Uma vez definidos todos os parâmetros, pressione o conjunto de dados de ajuste. O ajuste resultante destacado em uma linha azul deve se sobrepor a todos os eventos. Um bom ajuste é obtido quando todos os eventos estão alinhados ao longo do ajuste.
Clique na guia parâmetros localizada dentro dos menus superiores certos da interface do software e selecione estatística, média ponderada e verifique se o valor do quadrado chi está o mais próximo possível de um. O valor vitalício da imagem selecionada é, portanto, revelado como tau um. Exporte qualquer informação de interesse através de arquivo, imagens de intensidade de exportação, tabela de resultados de ajuste, imagens, histogramas.
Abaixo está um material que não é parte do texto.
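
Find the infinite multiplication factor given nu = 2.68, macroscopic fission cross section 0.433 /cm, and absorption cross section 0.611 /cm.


k_inf = nu * Sigma_f / Sigma_a
k_inf = 2.68 * 0.433 / 0.611
k_inf = 1.8992

1.8992


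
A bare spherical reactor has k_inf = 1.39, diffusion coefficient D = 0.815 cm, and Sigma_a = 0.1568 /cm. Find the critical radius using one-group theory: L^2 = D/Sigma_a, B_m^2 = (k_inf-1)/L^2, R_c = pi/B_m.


L^2 = D / Sigma_a = 0.815 / 0.1568 = 5.197704 cm^2
B_m^2 = (k_inf - 1) / L^2 = (1.39 - 1) / 5.197704 = 0.07503313 /cm^2
For a bare sphere: B_g = pi/R, so R_c = pi / sqrt(B_m^2)
R_c = pi / sqrt(0.07503313) = 11.469 cm

11.469


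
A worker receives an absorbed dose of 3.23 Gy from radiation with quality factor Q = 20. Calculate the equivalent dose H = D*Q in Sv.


H = D * Q
H = 3.23 * 20
H = 64.600 Sv

64.600


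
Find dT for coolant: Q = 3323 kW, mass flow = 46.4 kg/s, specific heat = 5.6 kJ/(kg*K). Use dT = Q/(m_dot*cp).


dT = Q / (m_dot * cp)
dT = 3323 / (46.4 * 5.6)
dT = 12.789 C

12.789


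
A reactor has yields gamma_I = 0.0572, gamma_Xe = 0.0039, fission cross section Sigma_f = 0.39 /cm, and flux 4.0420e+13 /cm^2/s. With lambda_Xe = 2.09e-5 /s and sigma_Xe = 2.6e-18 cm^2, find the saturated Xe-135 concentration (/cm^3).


Xe_eq = (gamma_I + gamma_Xe) * Sigma_f * phi / (lambda_Xe + sigma_Xe * phi)
Numerator = (0.0572 + 0.0039) * 0.39 * 4.0420e+13 = 9.631682e+11
Denominator = 2.09e-5 + 2.6e-18 * 4.0420e+13 = 1.259920e-04
Xe_eq = 9.631682e+11 / 1.259920e-04 = 7.6447e+15 /cm^3

7.6447e+15


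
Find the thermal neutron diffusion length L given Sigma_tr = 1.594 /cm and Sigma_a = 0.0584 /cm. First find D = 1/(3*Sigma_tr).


D = 1 / (3 * Sigma_tr) = 1 / (3 * 1.594) = 0.2091175 cm
L = sqrt(D / Sigma_a)
L = sqrt(0.2091175 / 0.0584)
L = 1.8923 cm

1.8923


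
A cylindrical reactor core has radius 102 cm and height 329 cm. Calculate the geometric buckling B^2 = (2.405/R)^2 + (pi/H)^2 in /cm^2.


B^2 = (2.405/R)^2 + (pi/H)^2
B^2 = (2.405/102)^2 + (pi/329)^2
B^2 = 6.4712e-04 /cm^2

6.4712e-04


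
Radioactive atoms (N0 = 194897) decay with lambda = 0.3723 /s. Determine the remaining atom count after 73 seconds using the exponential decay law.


N = N0 * exp(-lambda * t)
N = 194897 * exp(-0.3723 * 73)
N = 3.0661e-07

3.0661e-07


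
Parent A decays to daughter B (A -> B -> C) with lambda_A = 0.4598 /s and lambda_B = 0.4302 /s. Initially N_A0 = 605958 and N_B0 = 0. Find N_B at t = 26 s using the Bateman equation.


N_B(t) = lambda_A * N_A0 / (lambda_B - lambda_A) * [exp(-lambda_A*t) - exp(-lambda_B*t)]
exp(-0.4598*26) = 6.428303e-06; exp(-0.4302*26) = 1.387808e-05
N_B = 0.4598 * 605958 / (0.4302 - 0.4598) * (6.428303e-06 - 1.387808e-05)
N_B = 70.123

70.123


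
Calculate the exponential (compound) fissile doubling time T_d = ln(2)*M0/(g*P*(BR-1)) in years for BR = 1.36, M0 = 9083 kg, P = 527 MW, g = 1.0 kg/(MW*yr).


Breeding gain G = BR - 1 = 1.36 - 1 = 0.36
Fissile production rate = g * P * G = 1.0 * 527 * 0.36 = 189.72 kg/yr
T_d = ln(2) * M0 / (g * P * G)
T_d = ln(2) * 9083 / 189.72 = 33.185 yr

33.185


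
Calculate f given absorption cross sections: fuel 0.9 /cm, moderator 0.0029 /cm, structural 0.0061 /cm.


f = Sigma_a_fuel / (Sigma_a_fuel + Sigma_a_mod + Sigma_a_other)
f = 0.9 / (0.9 + 0.0029 + 0.0061)
f = 0.99010

0.99010


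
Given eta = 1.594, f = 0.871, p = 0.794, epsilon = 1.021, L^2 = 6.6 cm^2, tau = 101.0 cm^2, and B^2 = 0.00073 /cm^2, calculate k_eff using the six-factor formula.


k_inf = eta*f*p*eps = 1.594*0.871*0.794*1.021 = 1.125519
P_TNL = 1/(1 + L^2*B^2) = 1/(1 + 6.6*0.00073) = 0.9952051
P_FNL = exp(-B^2*tau) = exp(-0.00073*101.0) = 0.9289225
k_eff = k_inf * P_TNL * P_FNL = 1.125519 * 0.9952051 * 0.9289225
k_eff = 1.0405

1.0405


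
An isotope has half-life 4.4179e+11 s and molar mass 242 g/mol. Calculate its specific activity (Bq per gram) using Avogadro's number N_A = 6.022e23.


lambda = ln(2) / t_half = ln(2) / 4.4179e+11 = 1.568952e-12 /s
SA = lambda * N_A / M
SA = 1.568952e-12 * 6.022e23 / 242
SA = 3.9042e+09 Bq/g

3.9042e+09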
Mapas representativos de C.elegans expressando rfp muscular Q40 no quarto ou oitavo dia de vida são mostrados aqui. O trecho Q mais longo do QI85 foi mais propenso à agregação e exibiu uma mudança de vida fluorescência no histograma já no quarto dia da vida. De fato, no quarto dia, observou-se formação de focos para QI85 enquanto ainda estava ausente no QI44.
Após o envelhecimento, no entanto, o IQ44 também apresentou formação de focos e, portanto, uma vida de fluorescência reduzida. Finalmente, a formação de focos não foi detectada nem diminuiu a vida útil da fluorescência na cepa NQ40CFP. Para esta cepa, houve apenas mudanças sutis não significativas na vida média da fluorescência ao envelhecer.
Uma vez estabelecido o modelo de nematoide, a quantidade de fóton coletado é primordial para obter um bom ajuste vitalício. O método pode ser ainda mais associado a diferentes técnicas como transferência de energia de ressonância forster, FRET, recuperação de fluorescência após fotobleaching, FRAP ou medição. Todas essas adaptações fornecem informações extras sobre as propriedades dos estudos proteicos e sua forma agregada.
No campo da agregação de proteínas e da homeostase proteica, a técnica permitiu investigar qualquer perturbação imposta ao sistema, a distribuição de diferentes espécies proteicas e o tráfico e, em geral, a diferença e significância de frações proteicas solúveis e insolúveis dentro do organismo vivo. O azida de sódio anestésico é tóxico e deve ser manuseado com luvas e óculos e diluído sob um capô de fumaça. Como a técnica é baseada em microscopia, é importante seguir todos os avisos relacionados ao trabalho com lasers.